The twins are falling in love. Not with each other.
Their friend Kevin (my Oscar weekend wing man) and I are left at home, listening to the stories. They return battle-scarred from long nights with new lovers. It can be frustrating. Watching them make the same mistakes we all made.
Robby in love: tap dancing in a mine field.
The hyacinths died. The man who brought them is sick with gout.
The house is so beautiful at the moment. The pale, watery Californian winter sunlight…perfect for my English decor and sensibility.
I must have written that a thousand times during the time I have been blogging.
The twins have their 22nd birthday in two weeks. They don’t want a party, they don’t want any attention. We’ll see if they change their mind.
I have a new dog. A Chihuahua/Boston Terrier mix called Dude. A rescue, he can’t believe his luck. He peed on Kevin’s bed last night. He trots along like a Lipizzan. He has a deep, croaky bark. He follows me around like a shadow, much to The Little Dog’s profound irritation.
Washed all the sheets yesterday, the linen smelt heavenly when I crawled into bed last night.
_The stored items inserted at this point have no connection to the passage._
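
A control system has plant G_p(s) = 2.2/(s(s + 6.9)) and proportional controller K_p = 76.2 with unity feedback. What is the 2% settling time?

The closed-loop denominator s² + 6.9s + 167.6 gives ω_n = √167.6 = 12.95 and ζ = 6.9/(2ω_n) = 0.2665.
2% settling time T_s ≈ 4/(ζω_n) = 4/3.45 = 1.16 s.

T_s ≈ 1.16 s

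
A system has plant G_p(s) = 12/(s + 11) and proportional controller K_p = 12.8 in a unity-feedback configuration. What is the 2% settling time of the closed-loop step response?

Closed-loop transfer function: T(s) = K_p·G_p(s)/(1 + K_p·G_p(s)) = 153.6/(s + 11 + 153.6) = 153.6/(s + 164.6).
Time constant τ = 1/164.6 = 0.006075 s, so the 2% settling time is about 4τ = 0.0243 s.

T_s ≈ 0.0243 s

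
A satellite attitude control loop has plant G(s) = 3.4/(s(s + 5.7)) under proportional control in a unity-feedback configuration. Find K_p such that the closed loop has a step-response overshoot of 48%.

K_p = 46.2

From %OS = 100·exp(−πζ/√(1−ζ²)) = 48%, ζ = −ln(0.48)/√(π²+ln²(0.48)) = 0.2275.
Characteristic equation s² + 5.7s + 3.4K_p = 0 gives ζ = 5.7/(2√(3.4K_p)).
Setting ζ = 0.2275: √(3.4K_p) = 5.7/(2·0.2275) = 12.53, so K_p = 156.9/3.4 = 46.2.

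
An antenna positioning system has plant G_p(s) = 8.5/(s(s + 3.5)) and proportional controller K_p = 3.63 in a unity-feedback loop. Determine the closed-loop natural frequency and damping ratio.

ω_n = 5.55 rad/s, ζ = 0.315

With unity feedback the closed-loop characteristic equation is s² + 3.5s + 3.63·8.5 = s² + 3.5s + 30.86 = 0.
Matching s² + 2ζω_n s + ω_n²: ω_n = √30.86 = 5.555 rad/s and 2ζω_n = 3.5, so ζ = 3.5/(2·5.555) = 0.315.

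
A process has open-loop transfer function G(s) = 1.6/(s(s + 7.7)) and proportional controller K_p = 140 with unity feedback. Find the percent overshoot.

43.3%

From 1 + K_pG(s) = 0: s² + 7.7s + 224 = 0 ⇒ ω_n = 14.97, ζ = 0.2572.
%OS = 100·exp(−πζ/√(1−ζ²)) = 100·exp(−π·0.2572/√0.9338) = 43.3%.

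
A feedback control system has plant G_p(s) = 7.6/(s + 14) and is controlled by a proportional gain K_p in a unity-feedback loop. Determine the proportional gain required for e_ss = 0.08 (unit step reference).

The loop is type 0, so e_ss(step) = 1/(1 + K_pos) with K_pos = K_p·G_p(0).
G_p(0) = 0.5429. Require 1/(1 + K_p·0.5429) = 0.08, so 1 + 0.5429·K_p = 12.5.
K_p = (12.5 − 1)/0.5429 = 21.2.

K_p = 21.2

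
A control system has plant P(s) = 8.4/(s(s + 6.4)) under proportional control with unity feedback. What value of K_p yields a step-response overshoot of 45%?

K_p = 20.1

From %OS = 100·exp(−πζ/√(1−ζ²)) = 45%, ζ = −ln(0.45)/√(π²+ln²(0.45)) = 0.2463.
Characteristic equation s² + 6.4s + 8.4K_p = 0 gives ζ = 6.4/(2√(8.4K_p)).
Setting ζ = 0.2463: √(8.4K_p) = 6.4/(2·0.2463) = 12.99, so K_p = 168.7/8.4 = 20.1.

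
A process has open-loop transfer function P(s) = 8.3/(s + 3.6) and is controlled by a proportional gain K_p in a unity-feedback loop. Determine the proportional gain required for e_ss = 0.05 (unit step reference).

For a type-0 loop with proportional control, e_ss = 1/(1 + K_p·P(0)).
P(0) = 2.306. Require 1/(1 + K_p·2.306) = 0.05, so 1 + 2.306·K_p = 20.
K_p = (20 − 1)/2.306 = 8.24.

K_p = 8.24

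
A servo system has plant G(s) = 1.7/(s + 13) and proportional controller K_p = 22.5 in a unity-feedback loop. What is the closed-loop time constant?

τ = 0.0195 s

Closed-loop transfer function: T(s) = K_p·G(s)/(1 + K_p·G(s)) = 38.25/(s + 13 + 38.25) = 38.25/(s + 51.25).
Time constant τ = 1/51.25 = 0.0195 s.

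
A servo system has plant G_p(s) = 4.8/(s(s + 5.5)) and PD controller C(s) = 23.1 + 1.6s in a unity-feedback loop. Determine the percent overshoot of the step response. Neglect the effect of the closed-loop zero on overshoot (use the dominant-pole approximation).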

Press conference at the end of the month. Testifying for the ACLU mid April. Dinners planned with the most unlikely allies.
Charity dinners for the LA Gay and Lesbian Center’s Homeless Youth Program and a Freedom to Marry event in April. Trying to throw myself into the melee. Trying to be of service.
I have categorically decided that I will not be sober much longer, just waiting for the right moment to take my first drink. It is possible to drink and believe in God? Many people do it. My primary concern.
Unless I find alternative meetings where there are people more like me? I don’t mean gay meetings. It’s bollocks…this AA shit.
Good intentions ruined by a bunch of alcoholics.